The specific revision is based on query arguments, but close reading showed that the pagination button on the log view (labeled "Next") populated the query argument in the case that there were more commits after those shown with the value of next_id.

the same directed graph but with the fourth node now labeled next_id

With a "From" argument provided by the query parameters of the button, it was starting to come together for me. In the case of such an argument the following assignment was made to the value that would later be passed as the start_commit:

        from_rev = request.args.get("from")
        if from_rev:
            rev = from_rev + '^'

Like git, Mercurial has a shorthand for operators to specify revisions. The above example of x^ is explained in the docs like this:

Equivalent to "x^1", the first parent of each changeset in x.
the same directed graph with the fourth node labeled next_id and the fith node labeled its parent

So in effect, we log a page, find the next commit, and then log from the parent of the next commit. This seems like a good explanation for the missing commits.

How Did We Get Here

I am always a little paranoid that I've misunderstood a bug until I can sufficiently explain why it occurred. While the explanation I've laid out made sense to me I'm never quite happy unless I can explain things from another direction.

In this case, I invoked the history of the problematic line and found it was introduced in the initial commit of the file.
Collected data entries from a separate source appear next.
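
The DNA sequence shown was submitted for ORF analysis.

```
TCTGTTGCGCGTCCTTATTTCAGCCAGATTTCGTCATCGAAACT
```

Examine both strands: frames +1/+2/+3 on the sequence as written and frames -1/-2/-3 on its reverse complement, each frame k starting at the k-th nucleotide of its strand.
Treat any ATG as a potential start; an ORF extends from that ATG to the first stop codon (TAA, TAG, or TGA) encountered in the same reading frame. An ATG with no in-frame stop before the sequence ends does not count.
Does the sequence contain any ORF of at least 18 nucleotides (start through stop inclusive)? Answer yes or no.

Reverse complement (5'→3'): AGTTTCGATGACGAAATCTGGCTGAAATAAGGACGCGCAACAGA
Frame +1: TCT GTT GCG CGT CCT TAT TTC AGC CAG ATT TCG TCA TCG AAA — no ATG→stop ORF.
Frame +2: CTG TTG CGC GTC CTT ATT TCA GCC AGA TTT CGT CAT CGA AAC — no ATG→stop ORF.
Frame +3: TGT TGC GCG TCC TTA TTT CAG CCA GAT TTC GTC ATC GAA ACT — no ATG→stop ORF.
Frame -1: AGT TTC GAT GAC GAA ATC TGG CTG AAA TAA GGA CGC GCA ACA — no ATG→stop ORF.
Frame -2: GTT TCG ATG ACG AAA TCT GGC TGA AAT AAG GAC GCG CAA CAG — ATG at 8, stop TGA at 23 → 18 nt.
Frame -3: TTT CGA TGA CGA AAT CTG GCT GAA ATA AGG ACG CGC AAC AGA — no ATG→stop ORF.
Frame -2 has an ORF of 18 nucleotides (positions 8–25) ≥ 18, so yes.

yes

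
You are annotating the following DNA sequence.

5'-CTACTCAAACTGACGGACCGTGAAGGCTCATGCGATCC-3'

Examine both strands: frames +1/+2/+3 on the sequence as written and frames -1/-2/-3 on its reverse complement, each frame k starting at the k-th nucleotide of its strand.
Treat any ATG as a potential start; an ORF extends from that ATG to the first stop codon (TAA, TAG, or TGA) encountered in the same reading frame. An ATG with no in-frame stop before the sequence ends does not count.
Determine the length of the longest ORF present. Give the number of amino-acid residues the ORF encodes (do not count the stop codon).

Reverse complement (5'→3'): GGATCGCATGAGCCTTCACGGTCCGTCAGTTTGAGTAG
Frame +1: CTA CTC AAA CTG ACG GAC CGT GAA GGC TCA TGC GAT — no ATG→stop ORF.
Frame +2: TAC TCA AAC TGA CGG ACC GTG AAG GCT CAT GCG ATC — no ATG→stop ORF.
Frame +3: ACT CAA ACT GAC GGA CCG TGA AGG CTC ATG CGA TCC — no ATG→stop ORF.
Frame -1: GGA TCG CAT GAG CCT TCA CGG TCC GTC AGT TTG AGT — no ATG→stop ORF.
Frame -2: GAT CGC ATG AGC CTT CAC GGT CCG TCA GTT TGA GTA — ATG at 8, stop TGA at 32 → 27 nt.
Frame -3: ATC GCA TGA GCC TTC ACG GTC CGT CAG TTT GAG TAG — no ATG→stop ORF.
Longest: frame -2, positions 8–34, 27 nt = 9 codons = 8 aa. → 8 amino acids.

8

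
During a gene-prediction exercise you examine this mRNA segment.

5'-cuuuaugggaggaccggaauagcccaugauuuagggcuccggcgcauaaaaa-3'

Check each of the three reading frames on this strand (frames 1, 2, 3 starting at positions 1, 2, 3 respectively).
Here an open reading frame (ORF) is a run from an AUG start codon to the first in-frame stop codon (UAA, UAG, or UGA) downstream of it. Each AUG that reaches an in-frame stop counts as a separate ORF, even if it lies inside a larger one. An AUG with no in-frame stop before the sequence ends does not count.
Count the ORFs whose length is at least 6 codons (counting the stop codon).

Frame 1: CUU UAU GGG AGG ACC GGA AUA GCC CAU GAU UUA GGG CUC CGG CGC AUA AAA — no AUG→stop ORF.
Frame 2: UUU AUG GGA GGA CCG GAA UAG CCC AUG AUU UAG GGC UCC GGC GCA UAA AAA — AUG at 5, stop UAG at 20 → 18 nt; AUG at 26, stop UAG at 32 → 9 nt.
Frame 3: UUA UGG GAG GAC CGG AAU AGC CCA UGA UUU AGG GCU CCG GCG CAU AAA — no AUG→stop ORF.
ORFs ≥ 6 codons: frame 2 5–22 (6 codons). Count = 1.

1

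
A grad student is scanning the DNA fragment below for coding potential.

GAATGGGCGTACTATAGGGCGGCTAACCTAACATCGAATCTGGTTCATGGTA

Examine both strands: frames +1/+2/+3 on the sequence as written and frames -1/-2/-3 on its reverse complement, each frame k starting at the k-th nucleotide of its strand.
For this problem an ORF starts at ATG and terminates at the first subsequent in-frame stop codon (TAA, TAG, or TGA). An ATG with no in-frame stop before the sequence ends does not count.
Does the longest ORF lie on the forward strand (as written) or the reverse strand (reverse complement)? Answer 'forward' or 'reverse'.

reverse

Reverse complement (5'→3'): TACCATGAACCAGATTCGATGTTAGGTTAGCCGCCCTATAGTACGCCCATTC
Frame +1: GAA TGG GCG TAC TAT AGG GCG GCT AAC CTA ACA TCG AAT CTG GTT CAT GGT — no ATG→stop ORF.
Frame +2: AAT GGG CGT ACT ATA GGG CGG CTA ACC TAA CAT CGA ATC TGG TTC ATG GTA — no ATG→stop ORF.
Frame +3: ATG GGC GTA CTA TAG GGC GGC TAA CCT AAC ATC GAA TCT GGT TCA TGG — ATG at 3, stop TAG at 15 → 15 nt.
Frame -1: TAC CAT GAA CCA GAT TCG ATG TTA GGT TAG CCG CCC TAT AGT ACG CCC ATT — ATG at 19, stop TAG at 28 → 12 nt.
Frame -2: ACC ATG AAC CAG ATT CGA TGT TAG GTT AGC CGC CCT ATA GTA CGC CCA TTC — ATG at 5, stop TAG at 23 → 21 nt.
Frame -3: CCA TGA ACC AGA TTC GAT GTT AGG TTA GCC GCC CTA TAG TAC GCC CAT — no ATG→stop ORF.
Forward-strand max 15 nt; reverse-strand max 21 nt. The reverse strand has the longer ORF.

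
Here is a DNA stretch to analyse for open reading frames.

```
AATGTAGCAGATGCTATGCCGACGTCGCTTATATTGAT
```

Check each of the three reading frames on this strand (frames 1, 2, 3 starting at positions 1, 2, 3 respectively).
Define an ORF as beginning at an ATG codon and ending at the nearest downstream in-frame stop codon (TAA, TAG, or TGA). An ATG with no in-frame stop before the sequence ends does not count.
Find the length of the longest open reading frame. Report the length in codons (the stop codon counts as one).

9

Frame 1: AAT GTA GCA GAT GCT ATG CCG ACG TCG CTT ATA TTG — no ATG→stop ORF.
Frame 2: ATG TAG CAG ATG CTA TGC CGA CGT CGC TTA TAT TGA — ATG at 2, stop TAG at 5 → 6 nt; ATG at 11, stop TGA at 35 → 27 nt.
Frame 3: TGT AGC AGA TGC TAT GCC GAC GTC GCT TAT ATT GAT — no ATG→stop ORF.
Longest: frame 2, positions 11–37, 27 nt = 9 codons = 8 aa. → 9 codons.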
Visiting this revision showed the following:

        commits_per_page = 20
        commits = get_log(hg_repo, rev, path, commits_per_page + 1)
        has_more = len(commits) == (commits_per_page + 1)
        commits = [get_rev_view_data(r, owner, repo)
            for r in commits[:commits_per_page]]

        if has_more:
            query_params = {'from': commits[-1].node}

While substantially similar to the code I read, it differed in a few obvious ways. Firstly, get_log did not return two values, meaning no next_id was available for the "Next" button. Secondly, the commits per-page were 1 greater than the number shown, which is used to gauge whether more pages exist. Finally, the "from" query parameter was supplied as the last item in the list of only the commits per-page (which was a little confusing with the N+1 commits).

a directed graph showing 7 nodes separated between two pages, with the third node labeled commits[-1] and the fourth node labeled Parent, the seventh node has been paginated to a new third page

This finally put my mind at ease because I could explain why the bug occurred. When it was originally written the logic was sound because the "Next" page was logged "from" the last commit of the prior page. Once the logic changed and the next_id was supplied, things fell apart because the "parent" operator was duplicating the work of the new next_id.

Thoughts

This is all rather long-winded for such a simple bug. I tried timing myself and spent about 30 minutes on the actual patch, from reading the bug report to making the commit; this post though took around 2 hours to write. Obviously my writing process could be sped up, but I think it is a fair characterization of my work. I spend much longer reading and explaining than I do writing code.

Also, this will all look rather silly if the patch gets rejected.